The current situation, then, is murky. The Dutch Supreme Court ruled in 2002 that patients must have a "classifiable physical or mental condition" to be killed, but the country's euthanasia law only says the person must be "suffering hopelessly and unbearably."


Jos Dijkhuis, who led the Royal Dutch Medical Association inquiry, says patients merely "tired of life" shouldn't be granted physician-assisted suicide, but that doctors alone should be allowed to decide whether patients' "suffering through living" is severe enough for death.


As Weblog wittily notes: Slippery-slope arguments are often faulty, but the Royal Dutch Medical Association seems to be going out of its way to demonstrate that such slopes really do exist.

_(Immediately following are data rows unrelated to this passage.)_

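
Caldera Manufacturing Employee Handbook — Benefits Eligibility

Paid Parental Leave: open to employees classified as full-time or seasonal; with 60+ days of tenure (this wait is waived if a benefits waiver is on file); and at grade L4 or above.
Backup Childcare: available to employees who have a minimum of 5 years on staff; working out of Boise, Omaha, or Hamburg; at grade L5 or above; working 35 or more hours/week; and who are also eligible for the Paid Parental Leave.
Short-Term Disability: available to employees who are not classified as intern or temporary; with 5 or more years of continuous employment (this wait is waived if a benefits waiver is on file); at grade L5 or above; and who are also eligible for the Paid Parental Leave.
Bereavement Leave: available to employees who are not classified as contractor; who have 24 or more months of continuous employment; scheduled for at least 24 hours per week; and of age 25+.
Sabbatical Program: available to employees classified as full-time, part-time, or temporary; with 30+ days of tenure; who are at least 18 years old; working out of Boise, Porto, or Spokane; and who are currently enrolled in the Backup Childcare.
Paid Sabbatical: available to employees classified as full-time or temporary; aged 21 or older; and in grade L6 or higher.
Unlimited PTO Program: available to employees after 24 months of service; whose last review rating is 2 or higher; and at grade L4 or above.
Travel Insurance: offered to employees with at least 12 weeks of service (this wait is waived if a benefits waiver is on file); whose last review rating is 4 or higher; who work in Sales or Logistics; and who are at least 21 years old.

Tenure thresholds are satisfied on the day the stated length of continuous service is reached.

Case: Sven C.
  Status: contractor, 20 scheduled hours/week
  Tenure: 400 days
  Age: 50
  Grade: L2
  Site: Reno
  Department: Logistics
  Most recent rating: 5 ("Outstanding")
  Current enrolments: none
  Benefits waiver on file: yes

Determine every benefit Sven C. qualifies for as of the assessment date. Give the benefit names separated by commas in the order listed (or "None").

Paid Parental Leave — status contractor ✗ (requires full-time or seasonal) → not eligible.
Backup Childcare — service 400 days < 5 years (≈1825 days) ✗ → not eligible.
Short-Term Disability — status contractor ✓ (not excluded); benefits waiver on file ✓; grade L2 < L5 ✗ → not eligible.
Bereavement Leave — status contractor ✗ (excluded) → not eligible.
Sabbatical Program — status contractor ✗ (requires full-time, part-time, or temporary) → not eligible.
Paid Sabbatical — status contractor ✗ (requires full-time or temporary) → not eligible.
Unlimited PTO Program — service 400 days < 24 months (≈720 days) ✗ → not eligible.
Travel Insurance — benefits waiver on file ✓; rating 5 ≥ 4 ✓; dept Logistics ✓; age 50 ≥ 21 ✓ → eligible.

Travel Insurance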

What will pose a particular morbid fascination for the Style Editor is to see how this all goes down in this era of separate realities/truths. Having lost any belief in or adherence to an absolute truth, the case will soon arise when a doctor sees a patient as “suffering through living” but the patient doesn’t.

Well, such would have been interesting case if the Dutch Supreme Court were a court of law rather than a court of feeling. After all I’m sure the murdering doctor will have shown “concern” for the patient, if only in the witness box, which seems to be the only factor about which the Dutch Supreme Court really cares. Yes indeed, if you care that what ever you do must be good, because the heart of course can never lie. Strewth. And people thought the Twinkie defense was an all time low in defense strategies.

I counsel all Dr. Curmudgeon readers who happen to be visiting the Netherlands to cast off their usual curmudgeonly aspect and to appear downright jovial lest someone decide you're suffering through living.

But before we become too cocky about the Dutch, 80% of the people in Vermont think euthanasia is just peachy too.